You can configure your development tools right in pyproject.toml. No more separate .ruff.toml, setup.cfg, or other config files scattered around. One file to rule them all.

Installing in editable mode

Now for the payoff. Navigate to your project directory and run:

pip install -e .

Or if you’re using uv (and you should — it’s fast):

uv pip install -e .

The -e flag means “editable” — Python installs a link to your source code instead of copying it. When you modify your code, changes take effect immediately without reinstalling.

That’s it. Your package is now installed.

Verify it works

Let’s make sure everything is wired up correctly.

Test the CLI:

json-flatten --help

You should see a nicely formatted help message courtesy of Typer.

Test with real data:

echo '{"user": "alice", "tags": ["a", "b", "c"]}' > test.json
json-flatten test.json

Output:

tags,user
a,alice
b,alice
c,alice

Test the import:

Open a Python shell from any directory:

>>> from json_flatten import flatten_and_explode
>>> flatten_and_explode({"x": [1, 2]})
[{'x': 1}, {'x': 2}]

No sys.path hacks. No running from a specific folder. It just works — like any other installed package.

The “aha” moment

Here’s what we’ve achieved:

  1. Structure: a clean src layout that separates source from config
  2. Metadata: everything in one pyproject.toml file
  3. Dual use: works as a CLI tool and as an importable library
  4. Editable install: change your code, see results immediately

The total setup time? About 10 minutes. And now your code is a proper Python package.

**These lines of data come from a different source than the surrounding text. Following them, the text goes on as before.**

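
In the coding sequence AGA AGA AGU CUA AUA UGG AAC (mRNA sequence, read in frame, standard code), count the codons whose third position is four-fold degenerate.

Codon 1 AGA (Arg): third position 2-fold.
Codon 2 AGA (Arg): third position 2-fold.
Codon 3 AGU (Ser): third position 2-fold.
Codon 4 CUA (Leu): third position 4-fold.
Codon 5 AUA (Ile): third position 3-fold.
Codon 6 UGG (Trp): third position 1-fold.
Codon 7 AAC (Asn): third position 2-fold.
Four-fold degenerate third positions: 1.

1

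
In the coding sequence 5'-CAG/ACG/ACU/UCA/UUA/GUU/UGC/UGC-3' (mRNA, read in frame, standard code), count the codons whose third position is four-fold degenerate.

4

Codon 1 CAG (Gln): third position 2-fold.
Codon 2 ACG (Thr): third position 4-fold.
Codon 3 ACU (Thr): third position 4-fold.
Codon 4 UCA (Ser): third position 4-fold.
Codon 5 UUA (Leu): third position 2-fold.
Codon 6 GUU (Val): third position 4-fold.
Codon 7 UGC (Cys): third position 2-fold.
Codon 8 UGC (Cys): third position 2-fold.
Four-fold degenerate third positions: 4.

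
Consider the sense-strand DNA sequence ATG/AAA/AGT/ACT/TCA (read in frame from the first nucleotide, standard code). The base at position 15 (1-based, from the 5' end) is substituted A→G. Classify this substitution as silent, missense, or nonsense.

silent

Position 15 falls in codon 5: TCA → Ser.
After the substitution the codon is TCG → Ser.
Both encode Ser, so the change is synonymous.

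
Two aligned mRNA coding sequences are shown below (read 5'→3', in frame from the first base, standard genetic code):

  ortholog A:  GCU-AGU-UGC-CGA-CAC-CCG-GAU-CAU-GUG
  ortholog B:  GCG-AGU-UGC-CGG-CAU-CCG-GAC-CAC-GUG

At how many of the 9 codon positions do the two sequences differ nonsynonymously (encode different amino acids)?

Codon 1: GCU Ala / GCG Ala — synonymous.
Codon 2: AGU Ser / AGU Ser — identical.
Codon 3: UGC Cys / UGC Cys — identical.
Codon 4: CGA Arg / CGG Arg — synonymous.
Codon 5: CAC His / CAU His — synonymous.
Codon 6: CCG Pro / CCG Pro — identical.
Codon 7: GAU Asp / GAC Asp — synonymous.
Codon 8: CAU His / CAC His — synonymous.
Codon 9: GUG Val / GUG Val — identical.
Nonsynonymous differences: 0.

0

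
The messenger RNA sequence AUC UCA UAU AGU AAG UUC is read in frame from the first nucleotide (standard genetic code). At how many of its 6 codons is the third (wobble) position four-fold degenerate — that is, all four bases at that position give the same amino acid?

Codon 1 AUC (Ile): third position 3-fold.
Codon 2 UCA (Ser): third position 4-fold.
Codon 3 UAU (Tyr): third position 2-fold.
Codon 4 AGU (Ser): third position 2-fold.
Codon 5 AAG (Lys): third position 2-fold.
Codon 6 UUC (Phe): third position 2-fold.
Four-fold degenerate third positions: 1.

1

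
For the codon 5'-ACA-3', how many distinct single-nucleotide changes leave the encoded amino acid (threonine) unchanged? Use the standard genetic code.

Position 1: none → 0 synonymous.
Position 2: none → 0 synonymous.
Position 3: ACT, ACC, ACG → 3 synonymous.
Total: 0 + 0 + 3 = 3.

3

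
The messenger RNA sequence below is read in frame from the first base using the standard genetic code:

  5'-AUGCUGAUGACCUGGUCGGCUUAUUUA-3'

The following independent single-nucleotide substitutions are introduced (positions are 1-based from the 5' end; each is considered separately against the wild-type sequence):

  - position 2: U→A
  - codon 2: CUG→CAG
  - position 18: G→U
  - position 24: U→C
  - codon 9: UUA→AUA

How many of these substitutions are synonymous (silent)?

2

Codon 1: AUG (Met) → AAG (Lys) — missense.
Codon 2: CUG (Leu) → CAG (Gln) — missense.
Codon 6: UCG (Ser) → UCU (Ser) — synonymous.
Codon 8: UAU (Tyr) → UAC (Tyr) — synonymous.
Codon 9: UUA (Leu) → AUA (Ile) — missense.
Synonymous: 2 of 5.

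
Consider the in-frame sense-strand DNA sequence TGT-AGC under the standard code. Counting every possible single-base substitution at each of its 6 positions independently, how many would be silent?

Codon 1 (TGT, Cys): 1 synonymous substitution.
Codon 2 (AGC, Ser): 1 synonymous substitution.
Total: 1 + 1 = 2.

2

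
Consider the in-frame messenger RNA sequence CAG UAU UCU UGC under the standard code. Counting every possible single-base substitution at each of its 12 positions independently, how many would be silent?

Codon 1 (CAG, Gln): 1 synonymous substitution.
Codon 2 (UAU, Tyr): 1 synonymous substitution.
Codon 3 (UCU, Ser): 3 synonymous substitutions.
Codon 4 (UGC, Cys): 1 synonymous substitution.
Total: 1 + 1 + 3 + 1 = 6.

6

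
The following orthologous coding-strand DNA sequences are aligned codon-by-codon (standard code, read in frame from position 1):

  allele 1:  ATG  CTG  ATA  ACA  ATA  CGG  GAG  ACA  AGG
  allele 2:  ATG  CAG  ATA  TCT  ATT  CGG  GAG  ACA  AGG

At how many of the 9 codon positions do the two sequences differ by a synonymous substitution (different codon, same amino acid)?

Codon 1: ATG Met / ATG Met — identical.
Codon 2: CTG Leu / CAG Gln — nonsynonymous.
Codon 3: ATA Ile / ATA Ile — identical.
Codon 4: ACA Thr / TCT Ser — nonsynonymous.
Codon 5: ATA Ile / ATT Ile — synonymous.
Codon 6: CGG Arg / CGG Arg — identical.
Codon 7: GAG Glu / GAG Glu — identical.
Codon 8: ACA Thr / ACA Thr — identical.
Codon 9: AGG Arg / AGG Arg — identical.
Synonymous differences: 1.

1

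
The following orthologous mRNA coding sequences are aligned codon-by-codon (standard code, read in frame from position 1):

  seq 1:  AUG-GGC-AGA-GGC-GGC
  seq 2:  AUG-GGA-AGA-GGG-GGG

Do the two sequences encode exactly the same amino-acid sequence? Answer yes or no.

yes

Codon 1: AUG Met / AUG Met — identical.
Codon 2: GGC Gly / GGA Gly — synonymous.
Codon 3: AGA Arg / AGA Arg — identical.
Codon 4: GGC Gly / GGG Gly — synonymous.
Codon 5: GGC Gly / GGG Gly — synonymous.
Nonsynonymous differences: 0 → same protein.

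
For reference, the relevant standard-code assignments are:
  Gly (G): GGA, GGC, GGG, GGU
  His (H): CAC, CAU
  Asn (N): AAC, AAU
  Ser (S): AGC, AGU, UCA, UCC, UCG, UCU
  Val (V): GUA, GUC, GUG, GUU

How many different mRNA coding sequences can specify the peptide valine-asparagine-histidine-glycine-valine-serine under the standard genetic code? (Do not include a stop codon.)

1536

Val: 4 codons.
Asn: 2 codons.
His: 2 codons.
Gly: 4 codons.
Val: 4 codons.
Ser: 6 codons.
4 × 2 × 2 × 4 × 4 × 6 = 1536.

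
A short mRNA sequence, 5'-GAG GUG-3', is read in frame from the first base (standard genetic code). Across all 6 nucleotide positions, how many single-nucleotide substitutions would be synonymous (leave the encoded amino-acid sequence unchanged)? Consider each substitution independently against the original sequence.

Codon 1 (GAG, Glu): 1 synonymous substitution.
Codon 2 (GUG, Val): 3 synonymous substitutions.
Total: 1 + 3 = 4.

4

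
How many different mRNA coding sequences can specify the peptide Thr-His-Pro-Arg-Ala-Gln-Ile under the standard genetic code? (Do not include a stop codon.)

Thr: 4 codons.
His: 2 codons.
Pro: 4 codons.
Arg: 6 codons.
Ala: 4 codons.
Gln: 2 codons.
Ile: 3 codons.
4 × 2 × 4 × 6 × 4 × 2 × 3 = 4608.

4608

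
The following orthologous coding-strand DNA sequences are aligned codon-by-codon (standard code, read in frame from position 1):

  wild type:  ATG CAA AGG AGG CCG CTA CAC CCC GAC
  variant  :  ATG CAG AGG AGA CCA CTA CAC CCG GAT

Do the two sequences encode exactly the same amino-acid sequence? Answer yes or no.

Codon 1: ATG Met / ATG Met — identical.
Codon 2: CAA Gln / CAG Gln — synonymous.
Codon 3: AGG Arg / AGG Arg — identical.
Codon 4: AGG Arg / AGA Arg — synonymous.
Codon 5: CCG Pro / CCA Pro — synonymous.
Codon 6: CTA Leu / CTA Leu — identical.
Codon 7: CAC His / CAC His — identical.
Codon 8: CCC Pro / CCG Pro — synonymous.
Codon 9: GAC Asp / GAT Asp — synonymous.
Nonsynonymous differences: 0 → same protein.

yes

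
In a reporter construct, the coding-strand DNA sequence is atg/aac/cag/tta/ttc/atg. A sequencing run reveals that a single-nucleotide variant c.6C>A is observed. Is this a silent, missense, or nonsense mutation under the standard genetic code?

missense

Position 6 falls in codon 2: AAC → Asn.
After the substitution the codon is AAA → Lys.
Asn ≠ Lys, so this is a missense mutation.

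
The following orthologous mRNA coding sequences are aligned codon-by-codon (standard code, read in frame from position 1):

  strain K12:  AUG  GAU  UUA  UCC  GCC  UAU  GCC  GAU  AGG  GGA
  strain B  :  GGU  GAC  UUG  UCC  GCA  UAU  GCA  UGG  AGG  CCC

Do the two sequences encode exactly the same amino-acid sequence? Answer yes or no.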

Next time you write something useful, start with this structure. Future you will be grateful.

What’s next?

This article covered local development. But what if you want to share your package with the world — or at least with your team?

In a future post, we’ll cover publishing to PyPI: building distributions, versioning, and making your package pip install-able by anyone.

For now, go package something. Your sys.path.append days are over.


The complete source code is available at github.com/christophebnx/json-flatten.